There is much life in lifestage investment portfolios, it seems. Their popularity among retirement funds has increased over the past few years, and compared to other investment structures they are delivering highly competitive results. They are also an excellent solution to National Treasurys proposals for post-retirement default annuity options.
In the current economic climate of modest investment returns, it is crucial that retirement funds invest wisely to provide members with the best returns possible.
Today even aggressive Regulation 28-compliant balanced funds are achieving investment returns closer to 12%, compared to the rich investment returns in 2012 and 2013, often above 20%. Lifestage products are delivering well however.
The results of the 2014 Sanlam Benchmark Survey revealed that 57% of retirement funds surveyed indicated they were offering a lifestage portfolio, compared to 44% of funds in 2013 and 37% in 2011.
The main advantage of a lifestage investment product is that it provides members with the opportunity to invest in a single strategy that is appropriate for the whole of their savings careers. The investment strategy combines portfolios from many different investment managers to provide age-appropriate investment portfolios that de-risk automatically as individual members grow nearer to retirement.

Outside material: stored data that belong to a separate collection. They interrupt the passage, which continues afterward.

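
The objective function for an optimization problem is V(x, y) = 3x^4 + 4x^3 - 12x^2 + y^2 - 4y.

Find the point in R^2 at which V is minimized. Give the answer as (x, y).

V(x,y) separates as P(x) + Q(y), so its minimum is min P + min Q.
P'(x) = 12x(x - 1)(x + 2) vanishes at x ∈ {-2, 0, 1}; Q'(y) = 2y - 4 vanishes at y ∈ {2}.
Local minima of P (where P''>0): P(-2)=-32, P(1)=-5. Local minima of Q: Q(2)=-4.
So the global minimum of V is P(-2) + Q(2) = -32 − 4 = -36, attained at (-2, 2).

(-2, 2)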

Lifestage portfolios provide an excellent solution to the high prevalence of retirement fund member apathy with regards to their investment choices. Members tend to make a choice assumed to be appropriate at some point and then never review that choice again. This results in ineffective investment strategies and insufficient funds at retirement. Lifestage investing makes allowance for an investment strategy tailored to each members retirement horizon. As a result, members can invest appropriately for their risk profile without the increase in costs that is often associated with investment choice, while also catering for member apathy and inertia.
Broadly speaking, lifestage strategies invest aggressively before a member reaches a specific period before retirement. This could be anywhere between three and seven years during which the investment strategy would be structured to reduce risk in an attempt to preserve accumulated retirement savings.
A shortcoming of lifestage strategies is that a cash strategy is often followed near retirement, with the aim of preserving accumulated capital. However, it is at this critical stage that a classic lifestage strategy can lose its power preserving capital does not necessarily help members retire with sufficient income.
The trick to setting up an appropriate lifestage strategy is to make sure that the correct risks are addressed at the right time. Aggressive investments are used long before a members retirement to offset the risk of insufficient investment returns over the members working life. When nearing retirement, the risks should be managed to best support the goal of comfortable retirement.
There are a number of financial needs to consider in securing this goal. Most lifestage models have three or more end stages, with the most common being living annuities, followed by inflation-linked annuities and with-profit type annuities. These broad categories tend to suit the majority of individual members needs.
Lifestage investment portfolios provide the perfect answer to Treasurys proposed default options for retirement funds. We believe lifestage portfolios provide the default solutions that would put most retirement fund members in a much better position as they approach retirement, which is after all the objective of Treasurys proposals.